Support rule files for scramble_korapxml tool
Change-Id: Ifdff8e6ccdb3c858321da338e14f75085bdee795
diff --git a/tools/scramble_korapxml.pl b/tools/scramble_korapxml.pl
index 48d6396..e92095a 100644
--- a/tools/scramble_korapxml.pl
+++ b/tools/scramble_korapxml.pl
@@ -2,6 +2,7 @@
use Mojo::Base -strict;
use Mojo::DOM;
use Mojo::File qw'path';
+use Mojo::JSON qw'decode_json';
use Mojo::ByteStream 'b';
use String::Random;
use Pod::Usage;
@@ -26,6 +27,7 @@
GetOptions(
'input|i=s' => \$orig_folder,
'output|o=s' => \$scr_folder,
+ 'rules|r=s' => \(my $rule_file),
'help|h' => sub {
pod2usage(
-sections => 'NAME|SYNOPSIS|DESCRIPTION|ARGUMENTS|OPTIONS',
@@ -35,7 +37,7 @@
}
);
-unless ($orig_folder || $scr_folder) {
+unless ($orig_folder || $scr_folder || $rule_file) {
pod2usage(%ERROR_HASH);
};
@@ -105,18 +107,19 @@
# stuffed in a hash as well.
# If no CSS rules are parsed, the file will just be copied.
-scramble('dgd/annot.xml' => [
- ["f[name=trans]", "="],
- ["f[name=lemma]", "^"],
- ["f[name=pos]", "~"]
-] => 'dgd/annot.xml');
+$rule_file = Mojo::File->new($rule_file);
-scramble('struct/structure.xml');
-scramble('header.xml');
+if (-e $rule_file) {
+ my $rules = decode_json $rule_file->slurp;
+
+ foreach my $rule (@$rules) {
+ scramble(@$rule);
+ };
+};
# Scramble an annotation file
sub scramble {
- my ($input, $rules, $output) = @_;
+ my ($input, $rules) = @_;
my $data_file = path($orig_folder)->child($input);
unless (-f $data_file) {
@@ -135,15 +138,9 @@
};
$data = b($dom->to_string)->encode;
- }
-
- else {
-
- # Just copy the data
- $output = $input;
};
- my $file = Mojo::File->new($scr_folder)->child($output);
+ my $file = Mojo::File->new($scr_folder)->child($input);
path($file->dirname)->make_path;
$file->spurt($data);
};
@@ -195,23 +192,6 @@
)
};
-__END__
-
-# Config data:
-{
- '/dgd/annot.xml' => [
- ["f[name=norm]", "="],
- ["f[name=lemma]", "^"],
- ["f[name=pos]", "~"]
- ],
- '/dgd/morpho.xml' => [
- ["f[name=norm]", "="],
- ["f[name=lemma]", "^"],
- ["f[name=pos]", "~"]
- ],
- '/dgd/nospeech.xml' => []
-}
-
__END__
@@ -236,7 +216,67 @@
several rules.
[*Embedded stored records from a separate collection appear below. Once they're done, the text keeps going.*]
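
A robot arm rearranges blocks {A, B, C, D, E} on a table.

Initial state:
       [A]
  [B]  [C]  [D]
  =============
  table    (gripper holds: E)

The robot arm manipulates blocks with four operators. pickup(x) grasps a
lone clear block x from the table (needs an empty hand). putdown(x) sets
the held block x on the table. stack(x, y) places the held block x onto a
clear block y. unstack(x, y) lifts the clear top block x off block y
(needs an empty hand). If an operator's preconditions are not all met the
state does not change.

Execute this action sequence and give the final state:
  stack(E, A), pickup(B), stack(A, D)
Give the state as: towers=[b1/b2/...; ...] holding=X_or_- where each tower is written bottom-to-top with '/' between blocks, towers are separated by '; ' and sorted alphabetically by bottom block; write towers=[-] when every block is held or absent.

step 1 (stack(E, A)): towers=[B; C/A/E; D] holding=-
step 2 (pickup(B)): towers=[C/A/E; D] holding=B
step 3 (stack(A, D)) [no-op]: towers=[C/A/E; D] holding=B

towers=[C/A/E; D] holding=B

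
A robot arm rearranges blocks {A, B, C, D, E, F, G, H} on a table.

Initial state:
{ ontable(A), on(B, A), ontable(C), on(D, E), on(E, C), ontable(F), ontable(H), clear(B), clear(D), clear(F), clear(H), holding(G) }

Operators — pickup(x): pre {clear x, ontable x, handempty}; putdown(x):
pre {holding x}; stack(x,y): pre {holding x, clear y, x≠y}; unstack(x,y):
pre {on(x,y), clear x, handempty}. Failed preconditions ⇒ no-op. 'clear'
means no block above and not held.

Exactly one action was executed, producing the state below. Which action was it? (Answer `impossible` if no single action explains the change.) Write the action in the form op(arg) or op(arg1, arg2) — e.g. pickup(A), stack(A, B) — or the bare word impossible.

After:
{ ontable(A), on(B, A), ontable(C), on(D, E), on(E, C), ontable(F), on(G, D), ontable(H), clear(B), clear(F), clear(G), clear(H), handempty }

stack(G, D)

target: towers=[A/B; C/E/D/G; F; H] holding=-
        putdown(G) → towers=[A/B; C/E/D; F; G; H] holding=-
       stack(G, H) → towers=[A/B; C/E/D; F; H/G] holding=-
       stack(G, B) → towers=[A/B/G; C/E/D; F; H] holding=-
       stack(G, F) → towers=[A/B; C/E/D; F/G; H] holding=-
       stack(G, D) → towers=[A/B; C/E/D/G; F; H] holding=-  ← match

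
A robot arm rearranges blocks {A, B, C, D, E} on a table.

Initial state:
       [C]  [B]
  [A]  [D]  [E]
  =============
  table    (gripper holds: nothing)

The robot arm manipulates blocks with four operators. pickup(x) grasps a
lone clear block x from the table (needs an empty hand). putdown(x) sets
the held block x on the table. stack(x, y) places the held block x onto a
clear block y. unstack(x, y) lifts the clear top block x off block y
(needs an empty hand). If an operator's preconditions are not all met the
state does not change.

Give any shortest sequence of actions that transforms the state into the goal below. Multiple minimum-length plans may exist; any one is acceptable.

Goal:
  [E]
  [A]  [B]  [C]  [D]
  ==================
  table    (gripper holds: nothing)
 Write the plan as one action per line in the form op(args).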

This is useful to create example files
based on corpora that can't be published.
+
+=head1 OPTIONS
+
+=over 2
+
+=item B<--input|-i> <directory>
+
+The unscrambled KorAP-XML directory.
+
+
+=item B<--output|-o> <directory>
+
+The output directory
+
+
+=item B<--rules|-r> <file>
+
+The rule file for transformation as a json file.
+Example:
+
+ [
+ [
+ "dgd/annot.xml",
+ [
+ ["f[name=trans]", "="],
+ ["f[name=lemma]", "^"],
+ ["f[name=pos]", "~"]
+ ]
+ ],
+ ["struct/structure.xml"]
+ ]
+
+All elements of the json list are copied from the input directory to
+the output directory.
+The C<data.xml> file will be automatically coppied and scrambled.
+If the file name is followed by a rule set, these
+CSS selector rules followed by a transformation type marker
+are used to transform elements of the file.
+
+All CSS selectors are nested in C<spanList > span>.
+
+The following markers are supported:
+
+=over 4
+
+=item B<=>
+
+Take the scrambled surface form from the C<data.xml>.
+
+=item B<^>
+
+Take the scrambled surface form from the C<data.xml> and
+modify the term by appending the string C<ui>.
+
+=item B<~>
+
+Create a randomized string, keeping the characteristicts of
+the original element content.
Two identical words in a single run will always be transfered
to the same target word.
-The C<data.xml> file will be scrambled automatically.
+=back
+
+=back